Andrade supports his thesis with an original survey of the frequency of conflict in the West and China. From about 1300 to 1750, war raged through China and Europe at roughly the same rate. But after that, China settled into what Andrade calls “the great Qing peace,” while European states kept shooting, blasting, invading, and conquering one another with monotonous regularity. By the time of the Opium War of 1839, European military technology had been strengthened by recent decades of existential conflict, whereas China had not faced a major threat for almost a  century.

Andrade’s conclusions are born out of interest in putting European and Chinese histories into conversation with each other—something he picked up from the European intellectual history classes of Prof. Malachi Hacohen [history 1989–93]. Andrade has been a professor at Emory University in Atlanta since 2002, where he teaches seminars on subjects like “China and the World” and “European Expansion.” In the spirit of a Reed conference, Andrade says he tries to push his students to think through how different histories impact and play out on each either.

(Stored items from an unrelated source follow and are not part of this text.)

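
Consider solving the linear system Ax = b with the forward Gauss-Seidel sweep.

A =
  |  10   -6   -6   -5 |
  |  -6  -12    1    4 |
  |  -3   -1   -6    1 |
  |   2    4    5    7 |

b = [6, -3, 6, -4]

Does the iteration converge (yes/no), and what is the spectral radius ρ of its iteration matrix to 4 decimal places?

Split A = D + L + U, D = diag(10, -12, -6, 7).
Gauss-Seidel: T = -(D+L)⁻¹U, row 0 first, T[0,2] = -(-6)/(10) = +0.6000; later rows by forward substitution.
  T[0,:] = [+0.0000  +0.6000  +0.6000  +0.5000]
  T[1,:] = [+0.0000  -0.3000  -0.2167  +0.0833]
  T[2,:] = [+0.0000  -0.2500  -0.2639  -0.0972]
  T[3,:] = [+0.0000  +0.1786  +0.1409  -0.1210]
|λ(T)| sorted: 0.5152, 0.1357, 0.0341, 0.0000.
ρ = 0.5152; 0.5152 < 1, so it converges for any x₀.

yes, ρ = 0.5152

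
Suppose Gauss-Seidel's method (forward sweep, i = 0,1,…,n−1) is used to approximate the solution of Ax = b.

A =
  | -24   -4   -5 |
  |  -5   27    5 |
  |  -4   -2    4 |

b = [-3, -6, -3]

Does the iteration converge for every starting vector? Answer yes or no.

Split A = D + L + U, D = diag(-24, 27, 4).
T_GS = -(D+L)⁻¹U: row 0 first, T[0,1] = -(-4)/(-24) = -0.1667; later rows by forward substitution.
  T[0,:] = [+0.0000, -0.1667, -0.2083]
  T[1,:] = [+0.0000, -0.0309, -0.2238]
  T[2,:] = [+0.0000, -0.1821, -0.3202]
eigenvalue magnitudes: 0.4239, 0.0728, 0.0000.
ρ(T) = max|λ| = 0.4239; 0.4239 < 1 ⇒ converges.

yes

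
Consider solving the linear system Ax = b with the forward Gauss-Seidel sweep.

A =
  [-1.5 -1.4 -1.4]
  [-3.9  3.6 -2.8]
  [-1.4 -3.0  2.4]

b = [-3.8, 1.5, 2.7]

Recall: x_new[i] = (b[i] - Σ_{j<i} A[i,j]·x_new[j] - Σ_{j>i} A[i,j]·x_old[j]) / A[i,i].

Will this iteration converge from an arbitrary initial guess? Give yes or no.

no

Write A = D+L+U with D = diag(-1.5, 3.6, 2.4).
GS T = -(D+L)⁻¹U: row 0 first, T[0,1] = -(-1.4)/(-1.5) = -0.9333; later rows by forward substitution.
  T[0,:] = [+0.0000, -0.9333, -0.9333]
  T[1,:] = [+0.0000, -1.0111, -0.2333]
  T[2,:] = [+0.0000, -1.8083, -0.8361]
|λ(T)| sorted: 1.5791, 0.2682, 0.0000.
ρ(T) = max|λ| = 1.5791; 1.5791 > 1, so it fails to converge.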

The challenge-response dynamic might suggest that China should have been able to adapt British technology soon after its defeat in the First Opium War. It was not so. Chinese reformers yearned for Europe’s brutally exact mortars and new steamships, but they struggled without precision tools like lathes and shapers—“machines that make machines,” as one contemporary Chinese engineer put it. Andrade attributes Europe’s advantage in part to its tradition of experimental science that was flowering at this time, something that had no counterpart in China. Reformers there were further slowed by the bureaucracy and factionalism of the Qing ancien regime. Nevertheless, the intense warfare of the 1800s pushed the Chinese to speed up military development. Although China suffered a humiliating defeat by Japan in the Sino-Japanese War of 1894, it wasn’t due to a disparity in military technology—Andrade shows that Japan’s young Meiji regime simply outmaneuvered and out-fought the forces of the torpid Qing Dynasty.

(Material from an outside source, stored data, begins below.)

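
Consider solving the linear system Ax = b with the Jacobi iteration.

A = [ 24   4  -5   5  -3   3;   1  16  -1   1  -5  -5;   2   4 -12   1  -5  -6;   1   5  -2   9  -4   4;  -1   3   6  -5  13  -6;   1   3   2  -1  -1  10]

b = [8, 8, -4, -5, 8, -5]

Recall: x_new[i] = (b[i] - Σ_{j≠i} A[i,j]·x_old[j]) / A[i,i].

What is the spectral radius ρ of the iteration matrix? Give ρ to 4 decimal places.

Diagonal D = diag(24, 16, -12, 9, 13, 10); L, U strict lower/upper.
Jacobi: T = -D⁻¹(L+U), T[0,4] = -(-3)/(24) = +0.1250; T[0,0] = 0.
  T[0,:] = [+0.0000 -0.1667 +0.2083 -0.2083 +0.1250 -0.1250]
  T[1,:] = [-0.0625 +0.0000 +0.0625 -0.0625 +0.3125 +0.3125]
  T[2,:] = [+0.1667 +0.3333 +0.0000 +0.0833 -0.4167 -0.5000]
  T[3,:] = [-0.1111 -0.5556 +0.2222 +0.0000 +0.4444 -0.4444]
  T[4,:] = [+0.0769 -0.2308 -0.4615 +0.3846 +0.0000 +0.4615]
  T[5,:] = [-0.1000 -0.3000 -0.2000 +0.1000 +0.1000 +0.0000]
eigenvalue magnitudes: 0.8640, 0.4869, 0.4869, 0.1547, 0.1430, 0.1430.
spectral radius ρ = 0.8640; 0.8640 < 1: convergent.

0.8640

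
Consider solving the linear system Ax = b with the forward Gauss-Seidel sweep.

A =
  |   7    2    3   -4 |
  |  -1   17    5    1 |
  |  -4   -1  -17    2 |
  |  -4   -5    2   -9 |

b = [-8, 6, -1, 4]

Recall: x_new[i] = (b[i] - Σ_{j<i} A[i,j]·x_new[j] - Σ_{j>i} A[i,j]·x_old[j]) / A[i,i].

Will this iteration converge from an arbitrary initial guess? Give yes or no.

Diagonal D = diag(7, 17, -17, -9); L, U strict lower/upper.
GS T = -(D+L)⁻¹U: row 0 first, T[0,2] = -(3)/(7) = -0.4286; later rows by forward substitution.
  T[0,:] = [+0.0000, -0.2857, -0.4286, +0.5714]
  T[1,:] = [+0.0000, -0.0168, -0.3193, -0.0252]
  T[2,:] = [+0.0000, +0.0682, +0.1196, -0.0153]
  T[3,:] = [+0.0000, +0.1515, +0.3945, -0.2434]
|λ(T)| sorted: 0.2145, 0.1431, 0.1431, 0.0000.
ρ(T) = max|λ| = 0.2145; 0.2145 < 1: convergent.

yes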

China’s failure to quickly catch up to Britain, and its defeat at the hands of Japan’s forces despite their technological parity, suggest factors at play in this story that go beyond Andrade’s challenge-response dynamic. If China’s Confucian culture didn’t keep it from innovating, why didn’t it develop a scientific tradition to match that of Europe? And if it’s frequency of warfare that counts, how can Andrade argue that China’s bureaucracy was to blame for its failure to beat Japan? 

Andrade sees these questions, and he welcomes them— “all of the above” is his answer. The Gunpowder Age doesn’t seek to overthrow the monolithic narrative of “Confucianism was the problem” with a new monolith of “challenge-response was the prime mover.” Instead, the book brings insights from all kinds of historical sources—Chinese and European, cultural and military—to shed light on a story that’s as complicated as it is consequential. And like any good Reedie, Andrade is determined to keep following the conversation—no matter how explosive his findings may be.